We must never forget the blood price paid by earlier generations to erect the bulwarks of labour protections against the capitalist tide. People fought and died for what we consider “normal” working conditions.
“Kouneva, a trained historian, emigrated to Greece from Bulgaria in 2001, because of the financial troubles many countries in Eastern Europe were going through at the time.
In 2003 she was hired as a janitor by private company OIKOMET, which had a contract with the Athenian railway service. Seeing the conditions in which her colleagues were working (low and infrequent pay, lack of insurance, mistreatment), Kouneva entered the janitors union of Athens and soon became one of its leading figures.
From that moment on, she didn’t stop protesting working conditions, struggling for the rights of cleaning staff, who were often ignored by the main trade unions.

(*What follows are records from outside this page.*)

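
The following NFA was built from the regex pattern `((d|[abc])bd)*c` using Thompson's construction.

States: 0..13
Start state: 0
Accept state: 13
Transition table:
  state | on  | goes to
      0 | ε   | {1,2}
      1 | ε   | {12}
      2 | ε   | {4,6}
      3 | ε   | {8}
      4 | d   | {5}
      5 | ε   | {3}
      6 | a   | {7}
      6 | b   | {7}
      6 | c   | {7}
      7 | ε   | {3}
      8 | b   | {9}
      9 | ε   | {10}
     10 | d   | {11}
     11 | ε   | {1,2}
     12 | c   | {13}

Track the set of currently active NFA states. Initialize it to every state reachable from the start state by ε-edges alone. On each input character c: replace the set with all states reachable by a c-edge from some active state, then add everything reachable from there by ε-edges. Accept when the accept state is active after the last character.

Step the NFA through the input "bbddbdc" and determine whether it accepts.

Answer: ACCEPT

Derivation:
start: ε-closure({0}) = {0,1,2,4,6,12}
'b' @ 1: {3,7,8}
'b' @ 2: {9,10}
'd' @ 3: {1,2,4,6,11,12}
'd' @ 4: {3,5,8}
'b' @ 5: {9,10}
'd' @ 6: {1,2,4,6,11,12}
'c' @ 7: {3,7,8,13}  ✓accept
final: {3,7,8,13}; accept 13 in set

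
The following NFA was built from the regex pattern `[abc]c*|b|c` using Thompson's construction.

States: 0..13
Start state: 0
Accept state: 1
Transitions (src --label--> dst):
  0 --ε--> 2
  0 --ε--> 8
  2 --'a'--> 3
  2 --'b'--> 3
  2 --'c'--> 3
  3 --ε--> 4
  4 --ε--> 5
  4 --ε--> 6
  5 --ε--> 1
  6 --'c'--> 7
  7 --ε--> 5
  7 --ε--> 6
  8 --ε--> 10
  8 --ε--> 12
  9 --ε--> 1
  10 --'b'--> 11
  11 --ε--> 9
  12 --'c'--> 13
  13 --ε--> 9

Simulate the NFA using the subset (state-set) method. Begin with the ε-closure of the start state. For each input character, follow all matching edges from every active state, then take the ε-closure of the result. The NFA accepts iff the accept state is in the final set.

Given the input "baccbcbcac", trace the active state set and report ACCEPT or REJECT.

initial (ε-close {0}): {0,2,8,10,12}
'b' @ 1: {1,3,4,5,6,9,11}  ✓accept
'a' @ 2: {}  — no active states
rest 'ccbcbcac' ignored (set empty)
after full input: {}  (accept=1 not in)

Answer: REJECT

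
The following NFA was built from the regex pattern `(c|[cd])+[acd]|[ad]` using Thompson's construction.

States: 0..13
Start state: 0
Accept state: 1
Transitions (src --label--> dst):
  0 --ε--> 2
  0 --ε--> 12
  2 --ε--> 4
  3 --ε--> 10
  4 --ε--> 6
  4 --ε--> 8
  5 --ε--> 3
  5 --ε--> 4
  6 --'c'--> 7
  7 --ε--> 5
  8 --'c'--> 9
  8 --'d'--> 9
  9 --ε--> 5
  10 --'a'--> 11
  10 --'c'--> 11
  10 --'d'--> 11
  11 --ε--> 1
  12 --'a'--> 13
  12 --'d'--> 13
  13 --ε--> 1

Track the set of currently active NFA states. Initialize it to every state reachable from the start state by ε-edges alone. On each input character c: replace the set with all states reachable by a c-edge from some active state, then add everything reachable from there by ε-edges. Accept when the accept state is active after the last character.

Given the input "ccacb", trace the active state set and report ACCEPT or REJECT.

S₀ = ε-closure({0}) = {0,2,4,6,8,12}
'c' @ 1: {3,4,5,6,7,8,9,10}
'c' @ 2: {1,3,4,5,6,7,8,9,10,11}  [accepting]
'a' @ 3: {1,11}  [accepting]
'c' @ 4: {}  — no active states
rest 'b' ignored (set empty)
end set {} — state 1 not in

Answer: REJECT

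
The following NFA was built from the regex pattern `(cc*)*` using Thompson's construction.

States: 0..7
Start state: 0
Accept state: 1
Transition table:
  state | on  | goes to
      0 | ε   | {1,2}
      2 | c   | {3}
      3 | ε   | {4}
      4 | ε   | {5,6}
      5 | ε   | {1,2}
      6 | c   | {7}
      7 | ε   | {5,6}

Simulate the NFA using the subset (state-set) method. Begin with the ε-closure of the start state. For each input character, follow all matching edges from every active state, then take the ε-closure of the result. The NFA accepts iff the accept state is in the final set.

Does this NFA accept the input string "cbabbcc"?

initial (ε-close {0}): {0,1,2}
'c' @ 1: {1,2,3,4,5,6}  ✓accept
'b' @ 2: {}  — state set empty
rest 'abbcc' ignored (set empty)
end set {} — state 1 not in

Answer: REJECT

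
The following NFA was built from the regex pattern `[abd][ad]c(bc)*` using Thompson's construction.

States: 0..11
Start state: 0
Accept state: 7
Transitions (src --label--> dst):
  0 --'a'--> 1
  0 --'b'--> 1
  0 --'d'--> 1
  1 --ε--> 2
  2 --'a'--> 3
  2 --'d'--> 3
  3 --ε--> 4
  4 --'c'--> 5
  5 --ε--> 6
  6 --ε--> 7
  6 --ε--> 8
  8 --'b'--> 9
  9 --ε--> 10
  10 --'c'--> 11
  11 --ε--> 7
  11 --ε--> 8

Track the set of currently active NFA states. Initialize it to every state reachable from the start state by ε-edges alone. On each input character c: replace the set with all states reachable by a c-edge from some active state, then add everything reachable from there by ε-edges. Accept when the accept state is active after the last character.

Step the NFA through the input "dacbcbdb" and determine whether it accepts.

Answer: REJECT

Trace:
start: ε-closure({0}) = {0}
'd' @ 1: {1,2}
'a' @ 2: {3,4}
'c' @ 3: {5,6,7,8}  (accept∈set)
'b' @ 4: {9,10}
'c' @ 5: {7,8,11}  (accept∈set)
'b' @ 6: {9,10}
'd' @ 7: {}  — dead — no transitions
rest 'b' ignored (set empty)
end set {} — state 7 not in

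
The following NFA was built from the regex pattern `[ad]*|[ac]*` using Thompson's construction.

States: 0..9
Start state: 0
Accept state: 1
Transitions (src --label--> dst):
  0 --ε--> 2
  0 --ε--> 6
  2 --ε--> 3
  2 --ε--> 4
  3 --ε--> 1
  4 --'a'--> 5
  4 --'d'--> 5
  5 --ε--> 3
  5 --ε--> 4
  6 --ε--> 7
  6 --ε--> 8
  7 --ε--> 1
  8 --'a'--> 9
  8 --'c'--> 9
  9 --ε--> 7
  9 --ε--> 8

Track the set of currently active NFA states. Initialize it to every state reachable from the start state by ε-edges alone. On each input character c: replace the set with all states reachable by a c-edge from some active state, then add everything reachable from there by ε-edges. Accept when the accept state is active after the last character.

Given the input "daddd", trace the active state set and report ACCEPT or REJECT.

S₀ = ε-closure({0}) = {0,1,2,3,4,6,7,8}
'd' @ 1: {1,3,4,5}  ✓accept
'a' @ 2: {1,3,4,5}  ✓accept
'd' @ 3: {1,3,4,5}  ✓accept
'd' @ 4: {1,3,4,5}  ✓accept
'd' @ 5: {1,3,4,5}  ✓accept
final: {1,3,4,5}; accept 1 in set

Answer: ACCEPT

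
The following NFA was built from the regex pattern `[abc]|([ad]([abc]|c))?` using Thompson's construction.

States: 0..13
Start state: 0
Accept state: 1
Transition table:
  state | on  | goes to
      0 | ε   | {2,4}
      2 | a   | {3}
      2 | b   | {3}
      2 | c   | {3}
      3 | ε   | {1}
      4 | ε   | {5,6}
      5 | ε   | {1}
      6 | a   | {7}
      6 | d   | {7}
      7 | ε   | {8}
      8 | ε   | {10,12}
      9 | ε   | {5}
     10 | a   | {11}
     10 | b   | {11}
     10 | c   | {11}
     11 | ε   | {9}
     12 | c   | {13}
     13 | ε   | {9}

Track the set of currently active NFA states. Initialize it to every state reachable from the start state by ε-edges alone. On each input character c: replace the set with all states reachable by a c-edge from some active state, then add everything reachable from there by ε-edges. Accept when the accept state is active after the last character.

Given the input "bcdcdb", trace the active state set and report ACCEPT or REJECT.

Answer: REJECT

Derivation:
S₀ = ε-closure({0}) = {0,1,2,4,5,6}
'b' @ 1: {1,3}  [accepting]
'c' @ 2: {}  — no active states
rest 'dcdb' ignored (set empty)
end set {} — state 1 not in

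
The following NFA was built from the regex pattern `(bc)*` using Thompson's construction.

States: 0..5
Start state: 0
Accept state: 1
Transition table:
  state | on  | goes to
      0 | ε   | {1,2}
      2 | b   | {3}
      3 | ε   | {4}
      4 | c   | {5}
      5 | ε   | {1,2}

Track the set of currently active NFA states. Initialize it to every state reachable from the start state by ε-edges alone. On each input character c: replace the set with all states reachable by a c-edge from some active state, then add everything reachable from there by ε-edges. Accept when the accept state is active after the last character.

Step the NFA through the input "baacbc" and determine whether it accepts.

S₀ = ε-closure({0}) = {0,1,2}
'b' @ 1: {3,4}
'a' @ 2: {}  — state set empty
rest 'acbc' ignored (set empty)
end set {} — state 1 not in

Answer: REJECT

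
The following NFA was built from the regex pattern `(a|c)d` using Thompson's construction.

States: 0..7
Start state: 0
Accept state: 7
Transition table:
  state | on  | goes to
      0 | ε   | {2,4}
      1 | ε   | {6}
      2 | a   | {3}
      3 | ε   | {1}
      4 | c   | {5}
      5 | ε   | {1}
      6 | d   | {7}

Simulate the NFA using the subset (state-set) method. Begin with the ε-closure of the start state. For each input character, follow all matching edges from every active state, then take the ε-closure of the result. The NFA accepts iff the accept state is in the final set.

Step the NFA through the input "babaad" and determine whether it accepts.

Answer: REJECT

Steps:
initial (ε-close {0}): {0,2,4}
'b' @ 1: {}  — state set empty
rest 'abaad' ignored (set empty)
end set {} — state 7 not in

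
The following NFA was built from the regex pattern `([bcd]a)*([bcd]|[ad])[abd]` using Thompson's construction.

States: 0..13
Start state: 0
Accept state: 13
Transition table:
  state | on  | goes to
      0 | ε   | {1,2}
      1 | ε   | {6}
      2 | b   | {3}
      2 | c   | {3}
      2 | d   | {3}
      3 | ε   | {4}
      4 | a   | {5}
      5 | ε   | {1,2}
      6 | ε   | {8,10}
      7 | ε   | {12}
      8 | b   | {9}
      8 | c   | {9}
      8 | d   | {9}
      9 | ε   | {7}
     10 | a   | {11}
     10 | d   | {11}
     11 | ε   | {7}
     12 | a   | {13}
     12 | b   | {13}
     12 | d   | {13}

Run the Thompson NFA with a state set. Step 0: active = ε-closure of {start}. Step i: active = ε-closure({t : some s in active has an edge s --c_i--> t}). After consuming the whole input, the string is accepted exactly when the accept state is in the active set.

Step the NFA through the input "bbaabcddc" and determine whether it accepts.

initial (ε-close {0}): {0,1,2,6,8,10}
'b' @ 1: {3,4,7,9,12}
'b' @ 2: {13}  (accept∈set)
'a' @ 3: {}  — dead — no transitions
rest 'abcddc' ignored (set empty)
end set {} — state 13 not in

Answer: REJECT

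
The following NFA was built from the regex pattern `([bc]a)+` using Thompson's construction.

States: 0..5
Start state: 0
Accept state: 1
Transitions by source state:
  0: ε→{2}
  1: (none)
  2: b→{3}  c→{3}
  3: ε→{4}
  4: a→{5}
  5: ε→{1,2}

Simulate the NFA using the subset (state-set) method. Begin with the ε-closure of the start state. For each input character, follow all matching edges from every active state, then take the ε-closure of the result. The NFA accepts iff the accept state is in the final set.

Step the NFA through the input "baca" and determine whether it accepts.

Answer: ACCEPT

Derivation:
start: ε-closure({0}) = {0,2}
'b' @ 1: {3,4}
'a' @ 2: {1,2,5}  [accepting]
'c' @ 3: {3,4}
'a' @ 4: {1,2,5}  [accepting]
end set {1,2,5} — state 1 in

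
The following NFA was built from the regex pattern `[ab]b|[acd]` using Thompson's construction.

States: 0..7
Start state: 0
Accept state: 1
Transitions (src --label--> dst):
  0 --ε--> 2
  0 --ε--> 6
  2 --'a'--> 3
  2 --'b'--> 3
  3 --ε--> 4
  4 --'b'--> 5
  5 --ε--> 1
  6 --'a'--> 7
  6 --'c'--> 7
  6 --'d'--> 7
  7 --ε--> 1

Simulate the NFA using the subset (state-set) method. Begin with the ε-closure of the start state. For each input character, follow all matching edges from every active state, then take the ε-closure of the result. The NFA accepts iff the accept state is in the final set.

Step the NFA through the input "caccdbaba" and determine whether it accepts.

Answer: REJECT

Trace:
initial (ε-close {0}): {0,2,6}
'c' @ 1: {1,7}  [accepting]
'a' @ 2: {}  — state set empty
rest 'ccdbaba' ignored (set empty)
end set {} — state 1 not in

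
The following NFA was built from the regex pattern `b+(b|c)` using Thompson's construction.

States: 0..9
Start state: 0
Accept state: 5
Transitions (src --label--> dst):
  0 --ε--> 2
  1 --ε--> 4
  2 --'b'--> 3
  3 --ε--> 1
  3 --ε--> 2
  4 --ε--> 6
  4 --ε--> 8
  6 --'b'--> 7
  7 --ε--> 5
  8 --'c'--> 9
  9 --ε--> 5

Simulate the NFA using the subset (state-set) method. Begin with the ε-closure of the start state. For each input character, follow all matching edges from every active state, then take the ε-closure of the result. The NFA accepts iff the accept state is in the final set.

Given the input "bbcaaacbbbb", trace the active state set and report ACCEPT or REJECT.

initial (ε-close {0}): {0,2}
'b' @ 1: {1,2,3,4,6,8}
'b' @ 2: {1,2,3,4,5,6,7,8}  [accepting]
'c' @ 3: {5,9}  [accepting]
'a' @ 4: {}  — no active states
rest 'aacbbbb' ignored (set empty)
final: {}; accept 5 not in set

Answer: REJECT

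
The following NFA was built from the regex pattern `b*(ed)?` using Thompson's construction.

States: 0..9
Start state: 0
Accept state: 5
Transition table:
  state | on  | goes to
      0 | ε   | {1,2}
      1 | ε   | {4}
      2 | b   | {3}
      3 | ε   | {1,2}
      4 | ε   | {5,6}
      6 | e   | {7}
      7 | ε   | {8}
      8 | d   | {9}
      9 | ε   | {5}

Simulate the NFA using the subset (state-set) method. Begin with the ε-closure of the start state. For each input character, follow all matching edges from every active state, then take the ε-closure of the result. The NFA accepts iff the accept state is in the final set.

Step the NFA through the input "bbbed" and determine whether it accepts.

S₀ = ε-closure({0}) = {0,1,2,4,5,6}
'b' @ 1: {1,2,3,4,5,6}  ✓accept
'b' @ 2: {1,2,3,4,5,6}  ✓accept
'b' @ 3: {1,2,3,4,5,6}  ✓accept
'e' @ 4: {7,8}
'd' @ 5: {5,9}  ✓accept
end set {5,9} — state 5 in

Answer: ACCEPT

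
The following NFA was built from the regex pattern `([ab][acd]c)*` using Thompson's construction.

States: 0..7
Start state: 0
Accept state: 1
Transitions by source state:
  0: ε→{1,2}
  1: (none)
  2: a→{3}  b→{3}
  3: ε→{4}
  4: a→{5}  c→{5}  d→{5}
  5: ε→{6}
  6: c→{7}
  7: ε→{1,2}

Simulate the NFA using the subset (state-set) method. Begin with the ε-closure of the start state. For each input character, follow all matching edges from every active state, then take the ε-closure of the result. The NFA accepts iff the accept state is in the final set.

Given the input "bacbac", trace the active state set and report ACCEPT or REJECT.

initial (ε-close {0}): {0,1,2}
'b' @ 1: {3,4}
'a' @ 2: {5,6}
'c' @ 3: {1,2,7}  (accept∈set)
'b' @ 4: {3,4}
'a' @ 5: {5,6}
'c' @ 6: {1,2,7}  (accept∈set)
end set {1,2,7} — state 1 in

Answer: ACCEPT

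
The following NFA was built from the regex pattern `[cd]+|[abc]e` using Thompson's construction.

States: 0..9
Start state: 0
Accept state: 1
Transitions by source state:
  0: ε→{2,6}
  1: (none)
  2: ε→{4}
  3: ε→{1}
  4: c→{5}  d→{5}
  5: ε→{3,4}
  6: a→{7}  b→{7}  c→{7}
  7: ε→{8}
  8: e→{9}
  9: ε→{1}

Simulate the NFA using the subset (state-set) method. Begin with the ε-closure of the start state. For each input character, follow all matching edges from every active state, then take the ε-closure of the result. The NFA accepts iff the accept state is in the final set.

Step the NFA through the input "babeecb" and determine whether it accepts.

S₀ = ε-closure({0}) = {0,2,4,6}
'b' @ 1: {7,8}
'a' @ 2: {}  — state set empty
rest 'beecb' ignored (set empty)
after full input: {}  (accept=1 not in)

Answer: REJECT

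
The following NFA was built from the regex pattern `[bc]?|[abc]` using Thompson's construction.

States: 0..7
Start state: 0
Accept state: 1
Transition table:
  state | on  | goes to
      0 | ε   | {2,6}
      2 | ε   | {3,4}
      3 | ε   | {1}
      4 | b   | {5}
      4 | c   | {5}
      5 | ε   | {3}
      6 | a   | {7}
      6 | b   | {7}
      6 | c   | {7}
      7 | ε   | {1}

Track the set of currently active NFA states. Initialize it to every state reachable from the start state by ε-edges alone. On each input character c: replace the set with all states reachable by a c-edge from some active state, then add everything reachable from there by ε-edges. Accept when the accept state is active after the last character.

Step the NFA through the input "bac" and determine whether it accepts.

Answer: REJECT

Trace:
start: ε-closure({0}) = {0,1,2,3,4,6}
'b' @ 1: {1,3,5,7}  (accept∈set)
'a' @ 2: {}  — no active states
rest 'c' ignored (set empty)
end set {} — state 1 not in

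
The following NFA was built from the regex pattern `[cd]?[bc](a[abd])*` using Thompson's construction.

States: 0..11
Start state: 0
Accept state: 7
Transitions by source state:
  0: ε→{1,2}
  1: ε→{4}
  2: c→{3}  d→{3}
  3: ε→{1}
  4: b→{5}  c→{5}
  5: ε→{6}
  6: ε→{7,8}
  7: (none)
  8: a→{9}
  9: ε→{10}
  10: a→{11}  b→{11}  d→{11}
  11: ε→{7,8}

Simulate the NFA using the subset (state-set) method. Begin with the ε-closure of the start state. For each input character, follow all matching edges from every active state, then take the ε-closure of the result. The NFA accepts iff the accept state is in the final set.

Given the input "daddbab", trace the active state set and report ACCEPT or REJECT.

Answer: REJECT

Trace:
start: ε-closure({0}) = {0,1,2,4}
'd' @ 1: {1,3,4}
'a' @ 2: {}  — dead — no transitions
rest 'ddbab' ignored (set empty)
after full input: {}  (accept=7 not in)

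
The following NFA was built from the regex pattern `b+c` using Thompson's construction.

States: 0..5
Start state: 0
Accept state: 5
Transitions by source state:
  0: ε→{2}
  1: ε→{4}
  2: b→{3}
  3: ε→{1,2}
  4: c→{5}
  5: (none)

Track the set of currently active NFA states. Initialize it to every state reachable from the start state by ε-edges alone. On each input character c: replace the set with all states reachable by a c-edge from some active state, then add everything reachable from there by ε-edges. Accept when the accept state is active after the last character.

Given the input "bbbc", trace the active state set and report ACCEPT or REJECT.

Answer: ACCEPT

Derivation:
S₀ = ε-closure({0}) = {0,2}
'b' @ 1: {1,2,3,4}
'b' @ 2: {1,2,3,4}
'b' @ 3: {1,2,3,4}
'c' @ 4: {5}  ✓accept
after full input: {5}  (accept=5 in)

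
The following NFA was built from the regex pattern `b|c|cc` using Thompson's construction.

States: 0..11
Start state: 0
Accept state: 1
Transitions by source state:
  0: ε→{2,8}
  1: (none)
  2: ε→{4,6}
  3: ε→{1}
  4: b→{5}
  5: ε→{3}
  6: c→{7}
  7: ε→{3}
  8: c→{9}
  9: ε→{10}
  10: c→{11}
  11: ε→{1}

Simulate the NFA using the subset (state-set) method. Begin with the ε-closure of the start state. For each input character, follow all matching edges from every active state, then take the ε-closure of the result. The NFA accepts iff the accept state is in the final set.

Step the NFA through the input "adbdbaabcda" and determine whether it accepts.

S₀ = ε-closure({0}) = {0,2,4,6,8}
'a' @ 1: {}  — no active states
rest 'dbdbaabcda' ignored (set empty)
final: {}; accept 1 not in set

Answer: REJECT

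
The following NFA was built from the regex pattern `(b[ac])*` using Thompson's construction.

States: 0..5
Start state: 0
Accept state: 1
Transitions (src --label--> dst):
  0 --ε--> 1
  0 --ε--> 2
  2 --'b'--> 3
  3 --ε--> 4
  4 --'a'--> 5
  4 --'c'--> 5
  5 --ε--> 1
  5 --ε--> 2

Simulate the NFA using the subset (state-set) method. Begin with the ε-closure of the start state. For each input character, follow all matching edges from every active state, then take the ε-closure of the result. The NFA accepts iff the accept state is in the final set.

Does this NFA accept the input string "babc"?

Answer: ACCEPT

Derivation:
initial (ε-close {0}): {0,1,2}
'b' @ 1: {3,4}
'a' @ 2: {1,2,5}  [accepting]
'b' @ 3: {3,4}
'c' @ 4: {1,2,5}  [accepting]
end set {1,2,5} — state 1 in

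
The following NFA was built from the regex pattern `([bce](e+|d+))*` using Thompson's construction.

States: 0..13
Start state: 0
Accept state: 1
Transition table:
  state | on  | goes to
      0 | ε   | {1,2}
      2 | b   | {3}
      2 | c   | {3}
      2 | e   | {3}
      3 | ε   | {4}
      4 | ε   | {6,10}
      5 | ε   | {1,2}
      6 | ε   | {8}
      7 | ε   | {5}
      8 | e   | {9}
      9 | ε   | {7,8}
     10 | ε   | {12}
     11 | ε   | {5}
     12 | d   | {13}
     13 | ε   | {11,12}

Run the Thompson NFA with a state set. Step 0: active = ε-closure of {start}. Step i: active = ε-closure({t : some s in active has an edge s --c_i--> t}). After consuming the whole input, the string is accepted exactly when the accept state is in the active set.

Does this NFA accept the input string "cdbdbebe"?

Answer: ACCEPT

Derivation:
start: ε-closure({0}) = {0,1,2}
'c' @ 1: {3,4,6,8,10,12}
'd' @ 2: {1,2,5,11,12,13}  [accepting]
'b' @ 3: {3,4,6,8,10,12}
'd' @ 4: {1,2,5,11,12,13}  [accepting]
'b' @ 5: {3,4,6,8,10,12}
'e' @ 6: {1,2,5,7,8,9}  [accepting]
'b' @ 7: {3,4,6,8,10,12}
'e' @ 8: {1,2,5,7,8,9}  [accepting]
after full input: {1,2,5,7,8,9}  (accept=1 in)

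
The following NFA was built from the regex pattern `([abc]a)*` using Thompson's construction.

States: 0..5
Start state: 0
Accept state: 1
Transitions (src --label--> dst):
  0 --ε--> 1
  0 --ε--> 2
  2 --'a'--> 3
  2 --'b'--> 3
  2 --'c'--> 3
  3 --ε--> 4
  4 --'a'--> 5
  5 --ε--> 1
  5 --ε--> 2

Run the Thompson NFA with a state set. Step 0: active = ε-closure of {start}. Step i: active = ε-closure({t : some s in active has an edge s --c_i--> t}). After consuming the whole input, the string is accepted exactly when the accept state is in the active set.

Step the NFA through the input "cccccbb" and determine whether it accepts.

initial (ε-close {0}): {0,1,2}
'c' @ 1: {3,4}
'c' @ 2: {}  — state set empty
rest 'cccbb' ignored (set empty)
end set {} — state 1 not in

Answer: REJECT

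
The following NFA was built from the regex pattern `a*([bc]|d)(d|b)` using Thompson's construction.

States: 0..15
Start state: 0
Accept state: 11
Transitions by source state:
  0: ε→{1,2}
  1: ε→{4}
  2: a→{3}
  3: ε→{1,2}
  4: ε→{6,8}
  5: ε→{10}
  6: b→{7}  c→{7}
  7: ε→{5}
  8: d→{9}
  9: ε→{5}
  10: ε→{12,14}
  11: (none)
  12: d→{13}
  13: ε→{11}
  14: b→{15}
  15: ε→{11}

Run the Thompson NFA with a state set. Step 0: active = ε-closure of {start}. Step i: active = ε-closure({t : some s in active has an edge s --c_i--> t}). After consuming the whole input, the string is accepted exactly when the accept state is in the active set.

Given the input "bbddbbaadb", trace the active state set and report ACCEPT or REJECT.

initial (ε-close {0}): {0,1,2,4,6,8}
'b' @ 1: {5,7,10,12,14}
'b' @ 2: {11,15}  ✓accept
'd' @ 3: {}  — dead — no transitions
rest 'dbbaadb' ignored (set empty)
after full input: {}  (accept=11 not in)

Answer: REJECT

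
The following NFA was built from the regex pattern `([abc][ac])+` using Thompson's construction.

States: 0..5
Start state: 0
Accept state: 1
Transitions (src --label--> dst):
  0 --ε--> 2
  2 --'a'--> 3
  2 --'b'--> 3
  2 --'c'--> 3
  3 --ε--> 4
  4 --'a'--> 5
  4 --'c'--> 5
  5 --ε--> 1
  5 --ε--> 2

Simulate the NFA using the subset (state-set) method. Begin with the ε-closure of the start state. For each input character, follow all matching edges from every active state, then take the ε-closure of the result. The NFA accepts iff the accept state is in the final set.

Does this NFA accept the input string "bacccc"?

start: ε-closure({0}) = {0,2}
'b' @ 1: {3,4}
'a' @ 2: {1,2,5}  (accept∈set)
'c' @ 3: {3,4}
'c' @ 4: {1,2,5}  (accept∈set)
'c' @ 5: {3,4}
'c' @ 6: {1,2,5}  (accept∈set)
end set {1,2,5} — state 1 in

Answer: ACCEPT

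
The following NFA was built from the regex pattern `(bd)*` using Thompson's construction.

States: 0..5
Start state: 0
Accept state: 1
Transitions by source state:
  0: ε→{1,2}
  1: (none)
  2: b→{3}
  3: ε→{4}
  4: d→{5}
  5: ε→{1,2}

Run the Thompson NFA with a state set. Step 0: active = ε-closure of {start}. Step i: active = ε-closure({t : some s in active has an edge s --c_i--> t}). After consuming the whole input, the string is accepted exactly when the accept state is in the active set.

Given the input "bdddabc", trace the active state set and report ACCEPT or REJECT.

start: ε-closure({0}) = {0,1,2}
'b' @ 1: {3,4}
'd' @ 2: {1,2,5}  [accepting]
'd' @ 3: {}  — no active states
rest 'dabc' ignored (set empty)
after full input: {}  (accept=1 not in)

Answer: REJECT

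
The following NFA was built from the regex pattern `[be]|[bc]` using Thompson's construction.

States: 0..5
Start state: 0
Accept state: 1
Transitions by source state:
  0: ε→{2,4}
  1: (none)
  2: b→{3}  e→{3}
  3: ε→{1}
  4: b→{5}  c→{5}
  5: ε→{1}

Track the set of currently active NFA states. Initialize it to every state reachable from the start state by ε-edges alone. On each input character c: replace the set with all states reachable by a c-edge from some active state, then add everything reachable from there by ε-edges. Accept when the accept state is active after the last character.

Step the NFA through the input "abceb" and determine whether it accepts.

S₀ = ε-closure({0}) = {0,2,4}
'a' @ 1: {}  — dead — no transitions
rest 'bceb' ignored (set empty)
after full input: {}  (accept=1 not in)

Answer: REJECT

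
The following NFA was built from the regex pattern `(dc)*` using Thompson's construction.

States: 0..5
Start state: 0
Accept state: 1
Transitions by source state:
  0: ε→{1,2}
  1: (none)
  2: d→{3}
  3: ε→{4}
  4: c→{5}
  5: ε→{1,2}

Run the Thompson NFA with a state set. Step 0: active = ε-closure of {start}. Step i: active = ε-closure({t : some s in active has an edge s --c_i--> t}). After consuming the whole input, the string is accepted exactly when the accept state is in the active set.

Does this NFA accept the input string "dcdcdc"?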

She ignored threats against her life and never regretted her decision to continue the fight for labour rights.
One night in December 2008, Konstantina Kouneva was attacked by two men while walking back home in downtown Athens. They threw sulfuric acid on her face and forced her to drink the rest in what could have been a fatal attack.”
What was her crime? Protesting for decent working conditions. People need to realize the coercive power capital holds and guard against it regaining the sort of destructive influence observed in Greece.
“This doesn’t change the significance of the cleaners’ story: Fired from governmental institutions some of these women will be hired back at half of their original salaries, no insurance in some cases, and incapable to fight employer blackmail as employees.
This is what the austerity programme is all about.
A lot has been written about the high unemployment figures in Greece due to the crisis but there’s another aspect that affects the working population. Salaries drop, conditions worsen and the negotiating power of workers is annihilated.
500 women are continuing the struggle Konstantina Kouneva paid for with her health, fighting hard to keep the gates that lead to the precarious underclass, closed .
Despite the fact that they have already won their litigation against the Greek state, they are being constantly attacked by conservative politicians, the mainstream media, and riot police. Just recently they were brutally beaten again while trying to reach the finance ministry and demonstrate for, yet another day.”
People fighting for their lives while conservatives, the media and of course the police try to crush them. This was commonplace here in North America not long ago and the conservative capitalist forces of today are doing their very best to erase the memory of workers popular struggle so they can continue to chip away at the hard fought rights and benefits we enjoy today.